Dan is very concerned about this engagement because apparently the stress might cause Lucas to relapse and gamble again. It’s quite difficult for me to comment on the logic behind that thought process as it simply doesn’t make sense to me. Paul also doesn’t want this to go ahead but that’s simply because he hates Lucas which does make sense to me. Lucas and Dan have a dance off to resolve their differences. Unfortuately no one can pull off Kate’s spin move.

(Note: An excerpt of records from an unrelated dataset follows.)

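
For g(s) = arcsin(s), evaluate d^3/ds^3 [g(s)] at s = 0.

1

Use the known series and substitute for the argument.
The coefficient of s^3 in the expansion is 1/6, so g′′′(0) = 3! * (1/6) = 1.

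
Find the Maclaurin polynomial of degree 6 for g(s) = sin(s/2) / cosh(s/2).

3*s^5/320 - s^3/12 + s/2

Write the quotient as an unknown series and match coefficients against numerator = denominator · series.
g(0) = 0
g′(0) = 1/2
g′′(0) = 0
g′′′(0) = -1/2
g^(4)(0) = 0
g^(5)(0) = 9/8
g^(6)(0) = 0
The Taylor polynomial is Σ g^(k)(0)/k! · s^k.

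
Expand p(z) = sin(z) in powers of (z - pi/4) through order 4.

Use the known series and substitute for the argument.
[(z - pi/4)^0] = sqrt(2)/2;  [(z - pi/4)^1] = sqrt(2)/2;  [(z - pi/4)^2] = -sqrt(2)/4;  [(z - pi/4)^3] = -sqrt(2)/12;  [(z - pi/4)^4] = sqrt(2)/48.

sqrt(2)*(z - pi/4)^4/48 - sqrt(2)*(z - pi/4)^3/12 - sqrt(2)*(z - pi/4)^2/4 + sqrt(2)*(z - pi/4)/2 + sqrt(2)/2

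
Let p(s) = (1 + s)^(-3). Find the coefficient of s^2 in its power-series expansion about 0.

6

p(0) = 1
p′(0) = -3
p′′(0) = 12
Dividing each by k! gives the coefficients c_0, ..., c_2.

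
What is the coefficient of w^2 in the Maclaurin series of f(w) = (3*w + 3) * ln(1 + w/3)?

5/6

Multiply each power in the prefactor through the base expansion.
f(0) = 0
f′(0) = 1
f′′(0) = 5/3
Dividing each by k! gives the coefficients c_0, ..., c_2.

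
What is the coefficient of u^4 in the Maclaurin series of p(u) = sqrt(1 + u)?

-5/128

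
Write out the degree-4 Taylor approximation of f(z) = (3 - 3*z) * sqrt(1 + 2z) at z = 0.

Shift and add copies of the series according to the polynomial's terms.
f(0) = 3
f′(0) = 0
f′′(0) = -9
f′′′(0) = 18
f^(4)(0) = -81
The Taylor polynomial is Σ f^(k)(0)/k! · z^k.

-27*z^4/8 + 3*z^3 - 9*z^2/2 + 3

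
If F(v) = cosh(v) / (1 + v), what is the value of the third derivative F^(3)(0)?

Multiply the two series term by term and collect like powers.
The coefficient of v^3 in the expansion is -3/2, so F′′′(0) = 3! * (-3/2) = -9.

-9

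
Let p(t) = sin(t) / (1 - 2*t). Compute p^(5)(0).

1841

Multiply the numerator's expansion by the denominator's geometric series.
From the series, [t^5] p = 1841/120; multiply by 5! = 120 to get 1841.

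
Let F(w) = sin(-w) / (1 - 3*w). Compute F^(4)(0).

-636

Multiply the numerator's expansion by the denominator's geometric series.
The coefficient of w^4 in the expansion is -53/2, so F^(4)(0) = 4! * (-53/2) = -636.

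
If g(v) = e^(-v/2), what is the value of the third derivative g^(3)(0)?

The coefficient of v^3 in the expansion is -1/48, so g′′′(0) = 3! * (-1/48) = -1/8.

-1/8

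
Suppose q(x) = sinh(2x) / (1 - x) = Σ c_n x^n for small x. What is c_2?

Write out both Maclaurin series and multiply, keeping only the needed powers.
[x^0] = 0;  [x^1] = 2;  [x^2] = 2.

2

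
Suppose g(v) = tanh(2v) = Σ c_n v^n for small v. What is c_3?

g(0) = 0
g′(0) = 2
g′′(0) = 0
g′′′(0) = -16

-8/3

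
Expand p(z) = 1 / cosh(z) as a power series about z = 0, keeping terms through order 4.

5*z^4/24 - z^2/2 + 1

Invert the denominator's series and multiply.
p(0) = 1
p′(0) = 0
p′′(0) = -1
p′′′(0) = 0
p^(4)(0) = 5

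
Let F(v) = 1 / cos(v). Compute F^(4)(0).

5

Invert the denominator's series and multiply.
From the series, [v^4] F = 5/24; multiply by 4! = 24 to get 5.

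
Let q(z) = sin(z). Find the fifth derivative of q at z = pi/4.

sqrt(2)/2

The coefficient of (z - pi/4)^5 in the expansion is sqrt(2)/240, so q^(5)(pi/4) = 5! * (sqrt(2)/240) = sqrt(2)/2.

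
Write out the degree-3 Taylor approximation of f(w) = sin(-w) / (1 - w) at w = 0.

Write out both Maclaurin series and multiply, keeping only the needed powers.
f(0) = 0
f′(0) = -1
f′′(0) = -2
f′′′(0) = -5

-5*w^3/6 - w^2 - w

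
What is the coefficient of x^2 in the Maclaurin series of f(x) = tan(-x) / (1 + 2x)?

2

Multiply the two series term by term and collect like powers.
f(0) = 0
f′(0) = -1
f′′(0) = 4
So c_2 = f′′(0)/2! = 2.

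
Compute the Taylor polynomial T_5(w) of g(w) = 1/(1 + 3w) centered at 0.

-243*w^5 + 81*w^4 - 27*w^3 + 9*w^2 - 3*w + 1

Compute the successive derivatives at the expansion point and divide by k!.
g(0) = 1
g′(0) = -3
g′′(0) = 18
g′′′(0) = -162
g^(4)(0) = 1944
g^(5)(0) = -29160
The Taylor polynomial is Σ g^(k)(0)/k! · w^k.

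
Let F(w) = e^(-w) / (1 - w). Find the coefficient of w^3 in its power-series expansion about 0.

1/3

Write out both Maclaurin series and multiply, keeping only the needed powers.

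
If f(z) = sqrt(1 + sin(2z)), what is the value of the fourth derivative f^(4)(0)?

1

Compose series: expand the inner function first, then feed it into the outer expansion.
The coefficient of z^4 in the expansion is 1/24, so f^(4)(0) = 4! * (1/24) = 1.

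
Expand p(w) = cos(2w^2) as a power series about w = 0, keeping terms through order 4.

1 - 2*w^4

Compute the successive derivatives at the expansion point and divide by k!.
p(0) = 1
p′(0) = 0
p′′(0) = 0
p′′′(0) = 0
p^(4)(0) = -48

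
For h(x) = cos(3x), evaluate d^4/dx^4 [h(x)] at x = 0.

Differentiate repeatedly and evaluate at the center.
The coefficient of x^4 in the expansion is 27/8, so h^(4)(0) = 4! * (27/8) = 81.

81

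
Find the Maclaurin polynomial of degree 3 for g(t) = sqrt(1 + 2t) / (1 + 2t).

Take the Cauchy product of the two expansions.
g(0) = 1
g′(0) = -1
g′′(0) = 3
g′′′(0) = -15

-5*t^3/2 + 3*t^2/2 - t + 1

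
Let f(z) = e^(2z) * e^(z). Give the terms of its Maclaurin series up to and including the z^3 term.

Expand each factor separately, then convolve coefficients.
[z^0] = 1;  [z^1] = 3;  [z^2] = 9/2;  [z^3] = 9/2.

9*z^3/2 + 9*z^2/2 + 3*z + 1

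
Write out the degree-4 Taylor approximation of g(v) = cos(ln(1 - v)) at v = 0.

-5*v^4/12 - v^3/2 - v^2/2 + 1

Substitute the inner expansion into the outer series and collect powers.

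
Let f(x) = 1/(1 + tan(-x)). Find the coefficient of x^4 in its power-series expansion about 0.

Compose series: expand the inner function first, then feed it into the outer expansion.
f(0) = 1
f′(0) = 1
f′′(0) = 2
f′′′(0) = 8
f^(4)(0) = 40
So c_4 = f^(4)(0)/4! = 5/3.

5/3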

At the beginning of the episode Dan drops Callum and Ben off at the Kennedy’s to be baby sat for the day. Despite them having homework to do, Susan sets up an area for the boys to do some painting. We finally pan over to them painting and Callum immediately notes the lameness whilst Ben continues to be a retard. Callum decides to paint over the portrait of the Kennedy’s real children. Callum can’t do long division or multiplication.

Callum is worried about going to high school next year and tries to work out what people will tease him about. He is initially concerned about his height until Harry says he shouldn’t have a girl (Sophie) as his best friend. Callum is fat, surely that would be the most obvious thing.

a representive of The Department of Human Services arrives to assess the Ramsey’s and is so disappointed in the Ramsey’s squalor that she is going to recommend against the current living arrangements. Quite frankly this is ridiculous, but if it means they leave the show then great.